Leaders agreed, at least conceptually, that LPAs could bring huge value to the organization. The challenge was finding a way to implement these unique audits without overloading the team, which could impact buy-in and results.
Solution
A new quality manager with experience applying technology to process standardization suggested using an automated tool to manage LPAs. Initially, the company evaluated EASE and another type of audit software, finding that the other solution felt outdated and didn’t meet their customization needs.
After a rigorous approval process, the company opted to pilot EASE for free in one of its plants, automating LPA details such as:
- Scheduling: The customer was able to schedule a year of LPAs for the plant in minutes, distributing audits at a frequency based on the person’s level in the organization.

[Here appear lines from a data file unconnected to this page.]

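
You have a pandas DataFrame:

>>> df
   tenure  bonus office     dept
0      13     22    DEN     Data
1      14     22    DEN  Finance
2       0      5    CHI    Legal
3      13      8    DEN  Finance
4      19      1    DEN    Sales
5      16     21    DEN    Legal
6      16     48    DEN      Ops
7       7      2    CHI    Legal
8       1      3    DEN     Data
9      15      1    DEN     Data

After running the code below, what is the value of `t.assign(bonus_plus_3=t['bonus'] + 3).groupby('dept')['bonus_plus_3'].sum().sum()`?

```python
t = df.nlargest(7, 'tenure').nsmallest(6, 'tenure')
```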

- Follow-up: When it was time for an audit, EASE sent an email reminder containing a link to a mobile checklist. Conducting the audit on a smartphone or tablet, auditors could then flag issues for mitigation and corrective action. When people missed an audit, the system notified a supervisor via email.
- Reporting: Instead of having to manually enter data, leadership could see results as soon as audits were finished. Live dashboards allowed them to track metrics like on-time completion and make course corrections while data was still actionable.
- Checklists: The client was able to rotate in new questions as needed without manually recalling and redistributing paper checklists. The platform allowed them to randomize questions to address a wider variety of risks, also keeping audits fresh so people stayed engaged.
Results
Prior to implementing LPAs, one plant in particular struggled to complete just seven of 13 audits scheduled for the year. With the help of EASE, the plant now conducts over 100 audits monthly, roughly 85 of which are LPAs.
“It’s a staggering comparison going from seven per year to 100 every month,” says the director of quality. “Of all our indicators, auditing is one of the metrics that correlates most strongly with quality.”
He says this correlation allows leaders to predict when and where quality is headed in the wrong direction, giving them time to proactively resolve issues before they lead to complaints. Overall, the company has achieved a 53% reduction in customer defects with LPAs.
“In two plants now, we’ve been able to step in when leading indicators went down, before there was any change to lagging metrics like defects or complaints,” the director says.
Employees from several departments have also noted that LPAs supported by EASE are helping build a culture of quality by:
- Enabling earlier detection of process errors
- Sparking more conversations around quality and raising its visibility
- Connecting managers with operators’ shop floor experiences
- Engaging teams with mobile tools that people want to use
The EASE platform has become an integral part of the company’s quality process, allowing them to deploy a standardized strategy while rolling out LPAs to 21 plants in 6 countries.
“When you need to manage thousands of these audits—and feel confident that you can effectively harness the data—you can’t reasonably expect to do that in a paper system,” says the director of quality. “When you schedule, conduct and report on them electronically, all of those constraints disappear.”